Protecting the business from generational friction
August 22, 20171.4K views0 comments
FAMILY BUSINESS
Morten Bennedsen, INSEAD Professor of Economics and Political Science, and Brian Henry, INSEAD Research Fellow
The family dynamics that promote smooth transfer to the next generation.
Forty years ago, at the start of the great reforms in China that led to more openness and entrepreneurship, founders would have expected their children to start working on the shop floor and in the office from a very early age. But since the introduction of its one-child policy in 1979, there are far fewer children in business families today. Even though the government has phased out the one-child policy, introducing a two-child policy in 2015, many Chinese owner-managers may have only one child to succeed them in a family business. As a result, the second generation’s role is far more critical than to founders outside of China.
Outside the mainland, owners of Asian family businesses have no qualms about raising a brood of children. Well-known names in the region have even gone to the extreme of fathering children with many wives. Casino king Stanley Ho is Macau’s wealthiest person and amongst the richest in Asia. He has 17 children, born to his four “wives”. In recent years, the 95-year-old ailing tycoon has handed control of his various businesses to several of his children. Not surprisingly, parts of the handover of the Ho family assets have hit legal roadblocks and messy lawsuits.
Most founders on the mainland never have to worry about succession disputes like Ho’s because of China’s one-child policy. On the other hand, founders need to think far more carefully about long-term planning and how to teach their children the necessary skills to run a family business.
The “sea turtles”
As an only child in China, especially one from the provinces, the son or daughter might have dreams of a future that could clash with the expectations of a founder. Why would they want to run a firm in the provinces when they could follow their vision of starting a career in Shanghai or Beijing or overseas?
Traditional Chinese culture has adapted to the one-child policy by offering more choices for women. In the absence of a son, a founder may be more open to having a daughter take over the family business. In addition, founders often have more financial resources to provide greater educational opportunities to their single children.
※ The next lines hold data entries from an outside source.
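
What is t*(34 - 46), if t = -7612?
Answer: 91344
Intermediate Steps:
t*(34 - 46) = -7612*(34 - 46) = -7612*(-12) = 91344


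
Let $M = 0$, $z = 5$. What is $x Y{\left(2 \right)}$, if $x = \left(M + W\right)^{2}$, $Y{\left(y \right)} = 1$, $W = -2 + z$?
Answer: $9$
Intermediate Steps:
$W = 3$ ($W = -2 + 5 = 3$)
$x = 9$ ($x = \left(0 + 3\right)^{2} = 3^{2} = 9$)
$x Y{\left(2 \right)} = 9 \cdot 1 = 9$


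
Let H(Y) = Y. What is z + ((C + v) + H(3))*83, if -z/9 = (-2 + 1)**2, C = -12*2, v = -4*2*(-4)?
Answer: 904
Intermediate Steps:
v = 32 (v = -8*(-4) = 32)
C = -24
z = -9 (z = -9*(-2 + 1)**2 = -9*(-1)**2 = -9*1 = -9)
z + ((C + v) + H(3))*83 = -9 + ((-24 + 32) + 3)*83 = -9 + (8 + 3)*83 = -9 + 11*83 = -9 + 913 = 904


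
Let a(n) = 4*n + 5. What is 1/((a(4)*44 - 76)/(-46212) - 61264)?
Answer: -11553/707783204 ≈ -1.6323e-5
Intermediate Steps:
a(n) = 5 + 4*n
1/((a(4)*44 - 76)/(-46212) - 61264) = 1/(((5 + 4*4)*44 - 76)/(-46212) - 61264) = 1/(((5 + 16)*44 - 76)*(-1/46212) - 61264) = 1/((21*44 - 76)*(-1/46212) - 61264) = 1/((924 - 76)*(-1/46212) - 61264) = 1/(848*(-1/46212) - 61264) = 1/(-212/11553 - 61264) = 1/(-707783204/11553) = -11553/707783204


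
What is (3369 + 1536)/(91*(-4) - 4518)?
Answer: -4905/4882 ≈ -1.0047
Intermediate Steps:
(3369 + 1536)/(91*(-4) - 4518) = 4905/(-364 - 4518) = 4905/(-4882) = 4905*(-1/4882) = -4905/4882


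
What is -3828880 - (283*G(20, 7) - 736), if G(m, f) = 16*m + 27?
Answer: -3926345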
Following high school graduation, the only child may be rewarded with an all-expense-paid training programme abroad in a field of study related to the family business. China remains the world’s leading source of international students; more than 500,000 Chinese students went abroad to study in 2015, and most financed by their families.
But upon their return, the sole heir has often surprised parents by not expressing an immediate desire to succeed them in the family business.
Approximately half of returning Chinese students, termed “sea turtles”, have shown their desire to work in urban areas, such as Beijing, Shanghai, Guangzhou or Shenzhen. Nearly one-third of them have applied for jobs with multinational companies. Aware of the risk that their children may not return to their local business community after studying abroad, many founders have been pushing the Chinese government into developing higher educational institutions to rival the top tier schools abroad.
However, if founders cultivate strong bonds of kinship among extended members of their families, their children would feel less pressure and would be more likely to return home to take over the family business.
Grooming the next generation
Next generation heirs in Chinese family firms are not free riders. Founders are often wise to educate their heirs in the allocation of family resources. By teaching their children how to pool their savings into a common family piggy bank, parents can make the difference between a unified and divided family.
As founders move into their retirement years, the fruits of their hard labour will be reflected in their long-term planning. A clear set of succession guidelines will instil harmony, peace and order in the family household, giving rise to a prosperous business. Nevertheless, founders should fight against the tendency towards one-sidedness and blind conformity whereby family heirs miss out on valuable growth opportunities and innovative ideas.
The single-child policy has left founders with fewer choices for family succession which may explain why so few families in China have undertaken succession planning. Despite these shortcomings, many founders have reserved their precious time and effort to educate and train the next generation to a high degree of professionalism. In so doing, they have given their heirs more incentives and the necessary skills to successfully take over the helm of the family and the business.
Morten Bennedsen is the André and Rosalie Hoffmann Chaired Professor of Family Enterprise at INSEAD and Academic Director of the Wendel International Centre for Family Enterprise. He is also a contributing faculty member to the INSEAD Corporate Governance Initiative and is co-author of the book The Family Business Map: Assets and Roadblocks in Long-Term Planning.
Brian Henry is an INSEAD Research Fellow.